Antitrust legislation that would give the Department of Justice new tools to go after the countries that make up the OPEC oil cartel is receiving fresh attention from a bipartisan group of lawmakers in the face of soaring prices at the pump.
The No Oil Producing and Exporting Cartels Act, or NOPEC, would allow the Justice Department to go after OPEC members with antitrust lawsuits. It recently advanced with bipartisan support in the Senate Judiciary Committee, and Democrats and Republicans in both chambers are lobbying their leaderships to back the proposal and hold floor votes.
But the energy industry and presidential administrations going back to Republican George W. Bush have opposed such an idea over fears it could spark retaliation, and take away power from the executive branch by limiting its diplomatic tools for engaging with foreign countries on a range of issues.
The White House has expressed concerns about unintended consequences of the proposal. But it remains unclear whether President Biden would sign such legislation if it reaches his desk.
The new push for NOPEC, which lawmakers have sought to pass for roughly 20 years, comes ahead of Mr. Biden’s planned trip to Saudi Arabia next month. He is expected to lobby the OPEC leader to increase oil output, which could ease high prices.
Dennis Blair, former director of national intelligence under President Barack Obama, disagreed with the notion that NOPEC would hamstring presidents and argued the legislation would give the executive branch more authority by offering the Justice Department additional powers to crack down on other countries.
“The United States needs sticks as well as carrots to deal with Saudi Arabia. President Biden needs to have it in his quiver as he heads off to Saudi Arabia,” Mr. Blair told reporters on a call. “I think [the Biden administration] is being silly not to embrace it and should have embraced it long ago.”
Opponents also have concerns that the legislation could spur retaliation from OPEC and cause prices to further spike. The United Arab Emirates’ energy minister has warned that passing it would create a “chaotic market” and inflate prices by as much as 300%.
The Senate and House passed their own versions of NOPEC under Mr. Bush, but Congress failed to get it across the finish line under threat of a presidential veto. Since then, lawmakers have tried — unsuccessfully — for Congress to pass it and for administrations to warm to the idea.
Rep. Steve Chabot, Ohio Republican, also blamed a powerful and influential group for defeating NOPEC over the past two decades: Big Oil.
“The oil companies don’t like it. And they successfully lobby members of Congress, particularly in some of our southern states,” Mr. Chabot told reporters. “Some of my colleagues that I agree with on a lot of issues, this one I disagree with them. I want to get gas prices down for the consumer and this seems like a logical way to do that.”

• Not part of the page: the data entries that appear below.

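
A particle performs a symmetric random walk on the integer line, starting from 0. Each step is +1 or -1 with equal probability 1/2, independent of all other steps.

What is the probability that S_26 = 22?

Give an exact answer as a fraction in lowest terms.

To reach position 22 after 26 steps: need 24 steps of +1 and 2 of -1.
Favorable paths: C(26,24) = 325
Total paths: 2^26 = 67108864
P = 325/67108864 = 325/67108864

Answer: 325/67108864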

High gas prices paired with U.S. sentiment toward Saudi Arabia for the brutal murder and dismemberment of Washington Post journalist Jamal Khashoggi have created the optimal climate for resurrecting the decades-old effort, proponents argued.
“The fact of the matter is, this is a cartel, and the cartel has the ability to set production levels and set the price,” Rep. David Cicilline, Rhode Island Democrat, told reporters. “The demand from the American people that we equip the government to do everything humanly possible to bring prices down is a very compelling motivation.”
The oil and natural gas industry has already begun lobbying Capitol Hill against the measure.
The American Petroleum Institute warned lawmakers in recent months that while NOPEC may be “well-intended,” it could result in a backlash on domestic producers and consumers.
“This legislation creates significant potential detrimental exposure to U.S. diplomatic, military and business interests while likely having limited impact on the market concerns driving the legislation,” API President and CEO Mike Sommers wrote in a recent letter.